In order to pursue concerts, events and tournaments the report made three additional recommendations:
authorize the City Manager purchasing authority of up to $150,000 for either coproduction or promotion without seeking Council approval. Any concert, event or tournament cost more than that would require Council approval at an in-camera Executive Committee meeting.
create a $100,000 USD reserve fund to cover potential losses. The reserve fund would be maintained at the $100,000 USD balance from profits and minimize any impacts during any year.
Understand not every concert will be successful but performance will be based upon overall annual performance
In the end the first motion to effectively start the process of moving the Yara Centre and staff to Parks and Recreation Department control was passed with a 4-3 vote with Councillors Eby, McMann and Swanson opposed. Councillors McMann and Swanson would vote against the remaining four motions which all passed.
The DFFH Operating Board has been dissolved on two separate occasions both mired in controversy.

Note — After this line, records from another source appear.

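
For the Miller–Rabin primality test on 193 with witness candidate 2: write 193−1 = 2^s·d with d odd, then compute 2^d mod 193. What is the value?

8

193 − 1 = 192 = 2^6 · 3, so d = 3.
2^1 ≡ 2 (mod 193)
2^2 ≡ 2^2 = 4 ≡ 4 (mod 193)
3 = 2 + 1 in binary powers of 2.
So 2^3 ≡ 4 · 2 ≡ 8 (mod 193).
Squaring chain: 8 → 64 → 43 → 112 → 192 → 1; reaches −1, so base 2 does not prove 193 composite.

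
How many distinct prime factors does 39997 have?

39997 = 23 · 1739
1739 = 37 · 47
39997 = 23 · 37 · 47, which has 3 distinct prime factors.

3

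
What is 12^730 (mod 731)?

12^1 ≡ 12 (mod 731)
12^2 ≡ 12^2 = 144 ≡ 144 (mod 731)
12^4 ≡ 144^2 = 20736 ≡ 268 (mod 731)
12^8 ≡ 268^2 = 71824 ≡ 186 (mod 731)
12^16 ≡ 186^2 = 34596 ≡ 239 (mod 731)
12^32 ≡ 239^2 = 57121 ≡ 103 (mod 731)
12^64 ≡ 103^2 = 10609 ≡ 375 (mod 731)
12^128 ≡ 375^2 = 140625 ≡ 273 (mod 731)
12^256 ≡ 273^2 = 74529 ≡ 698 (mod 731)
12^512 ≡ 698^2 = 487204 ≡ 358 (mod 731)
730 = 512 + 128 + 64 + 16 + 8 + 2 in binary powers of 2.
So 12^730 ≡ 358 · 273 · 375 · 239 · 186 · 144 ≡ 196 (mod 731).
Since 196 ≠ 1, base 12 is a Fermat witness: 731 is composite.

196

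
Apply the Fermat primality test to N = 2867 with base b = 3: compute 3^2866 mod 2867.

3^1 ≡ 3 (mod 2867)
3^2 ≡ 3^2 = 9 ≡ 9 (mod 2867)
3^4 ≡ 9^2 = 81 ≡ 81 (mod 2867)
3^8 ≡ 81^2 = 6561 ≡ 827 (mod 2867)
3^16 ≡ 827^2 = 683929 ≡ 1583 (mod 2867)
3^32 ≡ 1583^2 = 2505889 ≡ 131 (mod 2867)
3^64 ≡ 131^2 = 17161 ≡ 2826 (mod 2867)
3^128 ≡ 2826^2 = 7986276 ≡ 1681 (mod 2867)
3^256 ≡ 1681^2 = 2825761 ≡ 1766 (mod 2867)
3^512 ≡ 1766^2 = 3118756 ≡ 2327 (mod 2867)
3^1024 ≡ 2327^2 = 5414929 ≡ 2033 (mod 2867)
3^2048 ≡ 2033^2 = 4133089 ≡ 1742 (mod 2867)
2866 = 2048 + 512 + 256 + 32 + 16 + 2 in binary powers of 2.
So 3^2866 ≡ 1742 · 2327 · 1766 · 131 · 1583 · 9 ≡ 1095 (mod 2867).
Since 1095 ≠ 1, base 3 is a Fermat witness: 2867 is composite.

1095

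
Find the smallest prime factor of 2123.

2123 is odd.
Digit sum 8, not divisible by 3.
Ends in 3: not divisible by 5.
7: 2123 = 7·303 + 2
11: 2123 = 11·193

11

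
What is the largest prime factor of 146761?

97

146761 = 17 · 8633
8633 = 89 · 97
97 is prime.
So 146761 = 17 · 89 · 97; the largest prime factor is 97.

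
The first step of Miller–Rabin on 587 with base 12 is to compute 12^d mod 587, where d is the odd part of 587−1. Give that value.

587 − 1 = 586 = 2^1 · 293, so d = 293.
12^1 ≡ 12 (mod 587)
12^2 ≡ 12^2 = 144 ≡ 144 (mod 587)
12^4 ≡ 144^2 = 20736 ≡ 191 (mod 587)
12^8 ≡ 191^2 = 36481 ≡ 87 (mod 587)
12^16 ≡ 87^2 = 7569 ≡ 525 (mod 587)
12^32 ≡ 525^2 = 275625 ≡ 322 (mod 587)
12^64 ≡ 322^2 = 103684 ≡ 372 (mod 587)
12^128 ≡ 372^2 = 138384 ≡ 439 (mod 587)
12^256 ≡ 439^2 = 192721 ≡ 185 (mod 587)
293 = 256 + 32 + 4 + 1 in binary powers of 2.
So 12^293 ≡ 185 · 322 · 191 · 12 ≡ 1 (mod 587).
Since 12^d ≡ 1 (mod 587), base 12 does not prove 587 composite.

1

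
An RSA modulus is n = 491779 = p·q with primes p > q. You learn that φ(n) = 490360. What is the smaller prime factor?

φ(n) = (p−1)(q−1) = n − (p+q) + 1, so p + q = 491779 − 490360 + 1 = 1420.
p and q are the roots of t² − 1420t + 491779 = 0.
Discriminant: 1420² − 4·491779 = 2016400 − 1967116 = 49284; √49284 = 222.
q = (1420 − 222)/2 = 599, p = (1420 + 222)/2 = 821.
Check: 599 · 821 = 491779.

599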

The Board was dissolved in August 2016 when the Myers, Norris and Penney (MNP) Report found numerous problems in its operation. Some of the problems mentioned in that report was the former CEO Scott Clark controlled information to the Board, that Clark failed to appreciate his role and accountability with City Council and there was a failure in Human Resources, Policy Development and to revise budget development and operate within the approved budgets.
The MNP Report also found operating deficits or losses of $3.5 million in the three year period of 2013, 2014 and 2015.
The MNP Report was ordered by Council after former Councillor and Board Member Candice Kirkpatrick said she could not support the upcoming DFFH budget. The report had a public and a confidential portion with the confidential sections never publicly released.
A new Operating Board was dissolved once again in August 2018 to allow an investigation into to serious personnel issue.
After an independent investigation and in-camera meeting Councillors Crystal Froese, Scott McMann and Brian Swanson were sanctioned to varying degrees according to their culpability discovered during that investigation. The City has never officially released what the investigation was about.